Здесь даже не возникает вопрос о том, почему и по какому праву именно такие формальные системы человеческий рассудок рассматривает как свою собственную сущность (в противоположность «данности», чуждости, непознаваемому характеру содержания этих форм). Это берется как нечто самоочевидное. И тут имеет второстепенное значение, выражается ли эта предвзятость в виде скепсиса, сомнения в способности «нашего» познания достичь общезначимых результатов (как у Беркли или Юма) либо в виде неограниченного упования на способность этих форм к постижению «истинной» сущности вещей (как у Спинозы и Лейбница). Мы ведь не ставим перед собой задачу написать историю современной философии, даже в самых грубых ее очертаниях; речь идет лишь о том, чтобы намеком показать взаимосвязь фундаментальных проблем этой философии с тем бытийным основанием, от которого отправляются ее вопросы, и к которому она стремится вернуться в результате познания.
Характер этого бытия, однако, по меньшей мере столь же ясно проявляется в том, что для выросшего на этой почве мышления не становится проблемой, как и в том, что и как такой проблемой становится. Во всяком случае, полезно рассматривать эти моменты в их взаимном отношении друг к другу. И если мы ставим вопрос именно так, то в качестве характерного отличия всей этой эпохи выступает (даже у «критических» философов) наивное и догматическое уравнивание формально-математического, рационального познания, с одной стороны, с познанием вообще, с другой, – с «нашим» познанием. Что ни одно из двух уравниваний не является самоочевидным при всех обстоятельствах, – об этом свидетельствует уже поверхностный взгляд на историю человеческого мышления, прежде всего – на возникновение самого современного мышления, в ходе которого имела место жесточайшая мыслительная борьба с имевшим совершенно иной склад средневековым мышлением, продолжавшаяся до тех пор, пока действительно не взяли верх новый метод и новое понимание сущности мышления. Само собой понятно, что здесь не может быть описана и сама эта борьба. Так или иначе, мы исходим как из общеизвестных вещей из того, что ее главными мотивами были провозглашение единства [Vereinheitlichung] всех феноменов (в противоположность, например, к средневековому отделению «подлунного» мира от мира «надлунного»), требование их имманентной каузальной связи вразрез с концепциями, которые искали основание и единение феноменов вне их имманентной связи (астрономия вместо астрологии и т. д.), требование применимости математическо-рациональных категорий к объяснению всех явлений (в противоположность к оперировавшей качественными представлениями натурфилософии, которая пережила новый подъем еще в эпоху Ренессанса – у Бёме, Флудда и др. – и все еще была основанием метода Фрэнсиса Бэкона). Столь же общеизвестным мы считаем то, что все это философское развитие происходило в постоянном взаимодействии с развитием точных наук, что развитие последних, в свою очередь, находилось в плодотворном взаимодействии с постоянно рационализировавшейся техникой, с разделением труда на производстве и т. д.
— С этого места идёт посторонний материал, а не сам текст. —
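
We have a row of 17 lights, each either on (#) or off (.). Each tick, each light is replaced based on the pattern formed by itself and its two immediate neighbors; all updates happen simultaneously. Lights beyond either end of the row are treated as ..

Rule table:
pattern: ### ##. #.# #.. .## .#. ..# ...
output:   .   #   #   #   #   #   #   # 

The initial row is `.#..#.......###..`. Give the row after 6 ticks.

#...........###.#

#############.###
#...........###.#
#############.###  (repeats tick 1; period 2)
tick 6: #...........###.#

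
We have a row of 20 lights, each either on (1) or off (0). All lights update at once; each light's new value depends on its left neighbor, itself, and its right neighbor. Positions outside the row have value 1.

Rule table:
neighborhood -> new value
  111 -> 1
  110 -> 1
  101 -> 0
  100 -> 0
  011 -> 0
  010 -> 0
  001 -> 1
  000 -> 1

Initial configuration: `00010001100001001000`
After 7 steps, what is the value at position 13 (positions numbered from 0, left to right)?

01100110101110010011
00101010000110100101
01000000111010001000
00011111011000110011
01101111001011010101
00100111010001000000
01001011000110011111
position 13 holds 0

0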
Эти взаимосвязи имеют решающее значение для нашего рассмотрения. Ибо «рационализм», то есть взаимосвязанная формальная система, которая направлена на постижимую рассудком, созданную им и потому ему подчиненную, предсказуемую и калькулируемую сторону явлений, существовал в самые разные эпохи в самых разных формах. Однако фундаментальные различия возникают в зависимости от того, к какому материалу относится этот рационализм, и какую роль он играет в совокупной системе человеческих знаний и целеполаганий. Новизна современного рационализма между тем состоит в том, что он – и по ходу развития во все большей мере – выступает с притязанием на открытие принципа взаимосвязи всех феноменов, с которыми сталкивается человек в природе и обществе. Напротив, все предшествовавшие рационализмы всегда были лишь частичными системами. «Конечные» проблемы человеческого существования пребывали в непостижимой для человеческого рассудка иррациональности. Чем более тесной является взаимосвязь такой рациональной частичной системы с «конечными» вопросами существования, тем ярче высвечивается ее чисто парциальный, чисто служебный характер, ее неспособность схватить «сущность». Так обстоит дело, например, с очень четко рационализированным, точно вычисляющим наперед все действия методом индийского аскетизма, чья «рациональность» стоит целиком в прямой непосредственной связи – связи средства с целью, с конечным, совершенно внерассудочным переживанием сущности мира.